To be eligible for the reduced sentencing program, inmates must have "chronic or serious medical conditions relating to the aging process" that "substantially diminish their ability to function in a correctional facility" for which "conventional treatment promises no substantial improvement," according to a statement from the Bureau of Prisons. They must also have served more than half of their sentence. For inmates looking for early release under nonmedical circumstances, the time-served bar is higher: "the greater of 10 years or 75 percent of their term."

"As with all compassionate-release determinations, the BOP considers whether the offender poses a danger to the safety of another person or to the community," the statement said.

But for any of the above criteria to be considered, the inmate must be aged 65 or older.

The Inspector General report did not explicitly call on the Bureau of Prisons to lower the limit in its May report. Instead, it recommended the bureau reconsider the age bar and noted the potential advantages of setting it at age 50.

The lower threshold would cut incarceration costs and relieve prison overcrowding without significantly increasing recidivism rates, the report said. The report notes several ways in which prisoners 50 and over differ from the rest of the prison population. Older inmates cost an average of 8 percent more to confine, but they are also less likely to end up back in prison after release. While the recidivism rate among all prisoners is 41 percent, for those released after age 50, the rate falls to 15 percent.

According to the Inspector General report, lowering the threshold age from 65 to 50 and instituting a 5 percent release rate for only those inmates in minimum or low-security institutions or medical centers could reduce incarceration costs by approximately $28 million per year.

Federal prisons with the most aging inmates spent "five times more per inmate on medical care" and "14 times more per inmate on medication" than institutions with the fewest aging inmates, the report said.

The 65-or-over bar for the program is relatively new, set in 2013 in an effort to clarify the release program's eligibility criteria following a separate Inspector General report released earlier that year.

The two agencies split over how effective the program has been since that time. The Inspector General report said that between August 12, 2013, and September 12, 2014, only two of the 348 inmates who were qualified to make requests were let out.

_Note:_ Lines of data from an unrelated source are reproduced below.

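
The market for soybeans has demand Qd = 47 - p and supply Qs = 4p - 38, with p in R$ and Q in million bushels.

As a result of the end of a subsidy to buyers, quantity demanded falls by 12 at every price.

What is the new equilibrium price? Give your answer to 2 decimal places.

Solve the original market: 47 - p = 4p - 38, hence p = 17 and Q = 30.
The shock moves the curves to Qd = 35 - p and Qs = 4p - 38.
Clearing the new market: 35 - p = 4p - 38, so p = 14.6 and Q = 20.4.

14.60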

The Bureau of Prisons said that the Inspector General report does not present "the full picture." From August 2013 to August 11, 2015, 21 elderly inmates without medical conditions and seven elderly inmates with medical conditions have been released under the program, the bureau statement said.

For now, it's unclear whether the Bureau of Prisons will lower the minimum age for its compassionate-release program.

In its response to the May Inspector General report, the agency said it would "raise the issue with relevant stakeholders for further discussion." It also, however, noted that the Inspector General report wasn't explicitly recommending a lower age, instead only recommending that the change be considered.

In other words: "As the recommendation only calls for the consideration of new criteria (rather than the adoption of new standards), we request this recommendation be closed."